A patent is valid for twenty years after its filing date (plus any patent term adjustment granted as a result of USPTO delays, of course). However, a patent will expire before its twenty years are up if the patent owner fails to pay maintenance fees. When speaking with my clients, all of them exhibit awareness of the obvious initial costs to prepare, file, and prosecute a patent application. Many, however, are unaware of the continuing duties a patent holder has to pay maintenance fees.
This blog post introduces the concept of patent maintenance fees, including the amounts, when each payment is due, and the penalty for failure to pay required patent maintenance fees. As always, the discussion I provide in my blog posts remain general, and may not apply to your specific situation. If you have a question related to patent maintenance fees, talk to me or another qualified patent attorney.
Maintenance Fee Due Dates
Patent maintenance fee due dates are calculated from the day the patent is granted. The maintenance fees are due 3 ½, 7 ½, and 11 ½ years after the issue date. The PTO provides a six-month grace period after each of these due dates, but the patent owner must pay a surcharge if he pays the fee during the grace period. The chart below shows the fee amounts for each maintenance fee payment (both the normal fee and the small entity fee) and the surcharge amount for paying after the grace period has started:
Normal Fee | Small Entity Fee | |
---|---|---|
Due at 3.5 years | $1,130 | $565 |
Due at 7.5 years | $2,850 | $1,425 |
Due at 11.5 years | $4,730 | $2,365 |
Late payment surcharge | $150 | $75 |
Current as of Jan. 23, 2012
As the table shows, maintenance fees get consecutively larger with each required payment. By the final payment, the amount is almost five times as much as the initial fees required when the patent application was initially submitted.

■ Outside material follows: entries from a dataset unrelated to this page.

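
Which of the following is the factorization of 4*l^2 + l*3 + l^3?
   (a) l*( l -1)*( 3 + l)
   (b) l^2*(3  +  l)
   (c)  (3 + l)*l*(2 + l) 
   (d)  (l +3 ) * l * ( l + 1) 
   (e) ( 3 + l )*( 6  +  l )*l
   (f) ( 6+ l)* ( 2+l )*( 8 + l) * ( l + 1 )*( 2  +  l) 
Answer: d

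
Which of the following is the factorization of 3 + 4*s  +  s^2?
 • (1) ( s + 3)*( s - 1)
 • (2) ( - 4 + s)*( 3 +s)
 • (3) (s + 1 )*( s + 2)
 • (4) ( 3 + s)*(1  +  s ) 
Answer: 4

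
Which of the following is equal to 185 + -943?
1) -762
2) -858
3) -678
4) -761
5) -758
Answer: 5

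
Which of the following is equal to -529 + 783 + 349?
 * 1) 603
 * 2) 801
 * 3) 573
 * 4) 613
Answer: 1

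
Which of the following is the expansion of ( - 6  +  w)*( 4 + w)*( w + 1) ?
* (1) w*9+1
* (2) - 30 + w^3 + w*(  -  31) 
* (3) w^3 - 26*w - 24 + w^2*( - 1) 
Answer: 3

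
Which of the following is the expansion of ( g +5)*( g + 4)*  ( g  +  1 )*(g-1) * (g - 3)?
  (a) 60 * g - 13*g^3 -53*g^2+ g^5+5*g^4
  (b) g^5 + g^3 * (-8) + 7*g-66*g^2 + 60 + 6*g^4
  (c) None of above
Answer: b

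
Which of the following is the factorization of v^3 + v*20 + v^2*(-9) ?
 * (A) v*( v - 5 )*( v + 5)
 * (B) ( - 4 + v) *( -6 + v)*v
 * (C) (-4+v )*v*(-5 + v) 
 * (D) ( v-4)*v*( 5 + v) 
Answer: C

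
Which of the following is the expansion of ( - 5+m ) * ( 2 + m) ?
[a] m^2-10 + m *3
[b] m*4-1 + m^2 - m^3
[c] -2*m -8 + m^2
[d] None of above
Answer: d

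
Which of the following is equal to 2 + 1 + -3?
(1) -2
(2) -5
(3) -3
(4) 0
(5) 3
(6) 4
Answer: 4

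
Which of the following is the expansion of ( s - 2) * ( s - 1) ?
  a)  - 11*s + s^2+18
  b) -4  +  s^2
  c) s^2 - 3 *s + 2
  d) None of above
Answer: c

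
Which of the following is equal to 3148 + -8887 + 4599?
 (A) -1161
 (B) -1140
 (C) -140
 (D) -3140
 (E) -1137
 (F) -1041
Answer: B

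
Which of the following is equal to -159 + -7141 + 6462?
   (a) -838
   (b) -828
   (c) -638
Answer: a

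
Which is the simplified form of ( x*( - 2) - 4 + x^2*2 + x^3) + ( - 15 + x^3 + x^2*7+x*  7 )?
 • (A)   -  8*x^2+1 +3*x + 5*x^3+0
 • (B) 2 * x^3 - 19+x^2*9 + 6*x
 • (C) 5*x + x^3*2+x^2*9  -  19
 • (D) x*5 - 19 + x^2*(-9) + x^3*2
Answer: C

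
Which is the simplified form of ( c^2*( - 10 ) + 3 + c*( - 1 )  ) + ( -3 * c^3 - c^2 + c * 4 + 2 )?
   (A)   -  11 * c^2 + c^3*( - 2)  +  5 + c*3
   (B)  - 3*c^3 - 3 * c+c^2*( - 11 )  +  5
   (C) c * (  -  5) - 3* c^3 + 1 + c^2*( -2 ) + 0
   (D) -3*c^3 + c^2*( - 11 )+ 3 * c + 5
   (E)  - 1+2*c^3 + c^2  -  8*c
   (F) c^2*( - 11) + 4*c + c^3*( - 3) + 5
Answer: D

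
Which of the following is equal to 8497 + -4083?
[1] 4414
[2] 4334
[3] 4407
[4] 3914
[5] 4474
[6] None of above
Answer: 1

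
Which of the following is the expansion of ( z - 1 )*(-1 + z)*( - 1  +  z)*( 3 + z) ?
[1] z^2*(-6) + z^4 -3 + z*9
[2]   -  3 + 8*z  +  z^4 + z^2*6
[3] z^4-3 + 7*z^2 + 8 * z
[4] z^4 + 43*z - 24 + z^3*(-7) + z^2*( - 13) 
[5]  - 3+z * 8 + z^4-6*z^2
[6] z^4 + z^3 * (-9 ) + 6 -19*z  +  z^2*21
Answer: 5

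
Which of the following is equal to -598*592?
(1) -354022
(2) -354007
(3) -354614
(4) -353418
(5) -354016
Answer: 5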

Reviving an Expired Patent
If the six month grace periods passes and no maintenance fee has been paid, the patent expires. As of that point, it is unenforceable—but not totally lost. The patent holder may petition to reinstate the patent–but must include with the petition a surcharge. The surcharge depends on how much time has passed since the deadline lapsed and whether the lapse was “unavoidable” ($700 fee) or “unintentional” ($1,640 fee).
A petition to reinstate a patent after an unavoidable delay must include proof that the delay in payment was unavoidable. A petition to reinstate a patent after an unintentional delay does not require a showing, but a statement that the delay was unintentional–but the unintentional petition is only available if made within two years of the end of the six month grace period.
The petition to reinstate must also include the proper maintenance fee, in addition to the surcharge.
Maintenance Fees Not Required for All Types of Patents
Utility patents, which are the most common type of patents, must be duly maintained by payment of maintenance fees as described in this blog post. Design and plant patent holders do not have to pay any maintenance fees–once a plant or design patent is granted, no further fees are typically necessary.
Conclusion
When an inventor is planning on seeking patent protection, she should consider the costs she will incur down the road when attempting to determine the value of a patent. Also she should take care to calendar the due dates for each maintenance fee payment, as missing a deadline can be rather costly.